Later on in the week highs aren’t expected to be much above 30, and lows will be around 10.

Last week’s storm wasn’t followed by a cold snap, but this one will be, because a series of clipper systems from Canada are following one after another, pulling in colder air.

Meanwhile, the NWS has extended the flood warning for the Missouri River near Williston until further notice. As of early Friday, the river was 25.3 feet, which is 3.3 feet above flood stage. At that level, oil well locations south and east of Williston are inundated, as are the wildlife management areas.
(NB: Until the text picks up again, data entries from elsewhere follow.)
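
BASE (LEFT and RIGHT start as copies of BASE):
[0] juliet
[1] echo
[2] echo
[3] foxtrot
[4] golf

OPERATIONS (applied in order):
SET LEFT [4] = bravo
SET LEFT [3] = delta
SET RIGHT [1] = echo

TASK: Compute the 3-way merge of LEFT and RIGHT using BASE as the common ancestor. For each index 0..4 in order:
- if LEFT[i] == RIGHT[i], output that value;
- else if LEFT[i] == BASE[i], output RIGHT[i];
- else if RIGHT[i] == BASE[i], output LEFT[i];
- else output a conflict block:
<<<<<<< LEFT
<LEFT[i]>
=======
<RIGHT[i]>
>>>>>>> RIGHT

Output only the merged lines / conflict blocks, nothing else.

Final LEFT:  [juliet, echo, echo, delta, bravo]
Final RIGHT: [juliet, echo, echo, foxtrot, golf]
i=0: L=juliet R=juliet -> agree -> juliet
i=1: L=echo R=echo -> agree -> echo
i=2: L=echo R=echo -> agree -> echo
i=3: L=delta, R=foxtrot=BASE -> take LEFT -> delta
i=4: L=bravo, R=golf=BASE -> take LEFT -> bravo

Answer: juliet
echo
echo
delta
bravo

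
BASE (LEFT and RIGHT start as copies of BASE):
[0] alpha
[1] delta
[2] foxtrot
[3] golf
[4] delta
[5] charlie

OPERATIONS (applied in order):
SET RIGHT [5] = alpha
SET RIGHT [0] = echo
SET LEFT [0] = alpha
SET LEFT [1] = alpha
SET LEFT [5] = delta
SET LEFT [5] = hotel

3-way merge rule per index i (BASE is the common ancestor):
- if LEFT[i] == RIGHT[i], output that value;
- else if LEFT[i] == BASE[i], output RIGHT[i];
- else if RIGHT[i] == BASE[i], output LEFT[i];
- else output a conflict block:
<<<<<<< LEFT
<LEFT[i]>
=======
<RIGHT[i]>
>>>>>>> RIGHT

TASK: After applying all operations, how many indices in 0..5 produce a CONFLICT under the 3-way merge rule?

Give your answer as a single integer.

Final LEFT:  [alpha, alpha, foxtrot, golf, delta, hotel]
Final RIGHT: [echo, delta, foxtrot, golf, delta, alpha]
i=0: L=alpha=BASE, R=echo -> take RIGHT -> echo
i=1: L=alpha, R=delta=BASE -> take LEFT -> alpha
i=2: L=foxtrot R=foxtrot -> agree -> foxtrot
i=3: L=golf R=golf -> agree -> golf
i=4: L=delta R=delta -> agree -> delta
i=5: BASE=charlie L=hotel R=alpha all differ -> CONFLICT
Conflict count: 1

Answer: 1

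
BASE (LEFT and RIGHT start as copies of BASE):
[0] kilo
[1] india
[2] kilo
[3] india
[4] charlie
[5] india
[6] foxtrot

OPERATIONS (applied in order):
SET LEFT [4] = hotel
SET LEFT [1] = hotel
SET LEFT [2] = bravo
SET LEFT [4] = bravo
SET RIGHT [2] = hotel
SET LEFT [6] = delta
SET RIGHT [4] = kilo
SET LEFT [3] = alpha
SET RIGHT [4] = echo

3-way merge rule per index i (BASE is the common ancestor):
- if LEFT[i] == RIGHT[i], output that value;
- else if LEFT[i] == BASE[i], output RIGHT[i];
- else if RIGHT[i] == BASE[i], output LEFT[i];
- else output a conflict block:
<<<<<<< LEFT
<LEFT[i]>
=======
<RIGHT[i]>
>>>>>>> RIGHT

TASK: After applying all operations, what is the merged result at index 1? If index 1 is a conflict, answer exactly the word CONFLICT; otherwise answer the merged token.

Answer: hotel

Derivation:
Final LEFT:  [kilo, hotel, bravo, alpha, bravo, india, delta]
Final RIGHT: [kilo, india, hotel, india, echo, india, foxtrot]
i=0: L=kilo R=kilo -> agree -> kilo
i=1: L=hotel, R=india=BASE -> take LEFT -> hotel
i=2: BASE=kilo L=bravo R=hotel all differ -> CONFLICT
i=3: L=alpha, R=india=BASE -> take LEFT -> alpha
i=4: BASE=charlie L=bravo R=echo all differ -> CONFLICT
i=5: L=india R=india -> agree -> india
i=6: L=delta, R=foxtrot=BASE -> take LEFT -> delta
Index 1 -> hotel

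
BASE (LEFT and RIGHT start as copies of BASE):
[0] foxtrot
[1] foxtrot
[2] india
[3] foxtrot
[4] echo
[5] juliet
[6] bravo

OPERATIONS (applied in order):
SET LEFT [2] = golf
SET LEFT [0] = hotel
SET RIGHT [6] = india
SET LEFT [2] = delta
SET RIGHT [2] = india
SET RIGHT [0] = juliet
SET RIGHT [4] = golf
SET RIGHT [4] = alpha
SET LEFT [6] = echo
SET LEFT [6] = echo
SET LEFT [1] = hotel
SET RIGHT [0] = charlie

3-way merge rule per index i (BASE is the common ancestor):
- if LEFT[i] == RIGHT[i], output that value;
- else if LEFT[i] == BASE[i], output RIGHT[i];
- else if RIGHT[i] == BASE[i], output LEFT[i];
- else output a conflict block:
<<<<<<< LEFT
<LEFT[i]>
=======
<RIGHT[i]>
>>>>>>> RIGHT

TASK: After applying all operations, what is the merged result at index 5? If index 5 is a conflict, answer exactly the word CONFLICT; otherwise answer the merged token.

Answer: juliet

Derivation:
Final LEFT:  [hotel, hotel, delta, foxtrot, echo, juliet, echo]
Final RIGHT: [charlie, foxtrot, india, foxtrot, alpha, juliet, india]
i=0: BASE=foxtrot L=hotel R=charlie all differ -> CONFLICT
i=1: L=hotel, R=foxtrot=BASE -> take LEFT -> hotel
i=2: L=delta, R=india=BASE -> take LEFT -> delta
i=3: L=foxtrot R=foxtrot -> agree -> foxtrot
i=4: L=echo=BASE, R=alpha -> take RIGHT -> alpha
i=5: L=juliet R=juliet -> agree -> juliet
i=6: BASE=bravo L=echo R=india all differ -> CONFLICT
Index 5 -> juliet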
The river will crest around 25.8 feet by Monday morning, and then start to fall again, according to the NWS forecast.

“Maybe by Wednesday we might see things drop below flood stage,” Simosko said.

The ice jam that caused problems earlier this week on the Yellowstone River has moved onto the Missouri and was just downstream of the confluence of the two rivers on Friday.

The coming week’s cold temperatures might slow down the pace at which flooding recedes, Simosko said, but there are good signs from Montana.

“At least we see upstream there are some improvements,” he said.

Smith spent Friday checking on flooded areas. There are still roads that are flooded around the Missouri, and as the water continues to rise, more flooding is possible.

“We have to watch it and make sure it doesn’t rise too fast,” Smith said. “I’m going to be watching it all weekend.”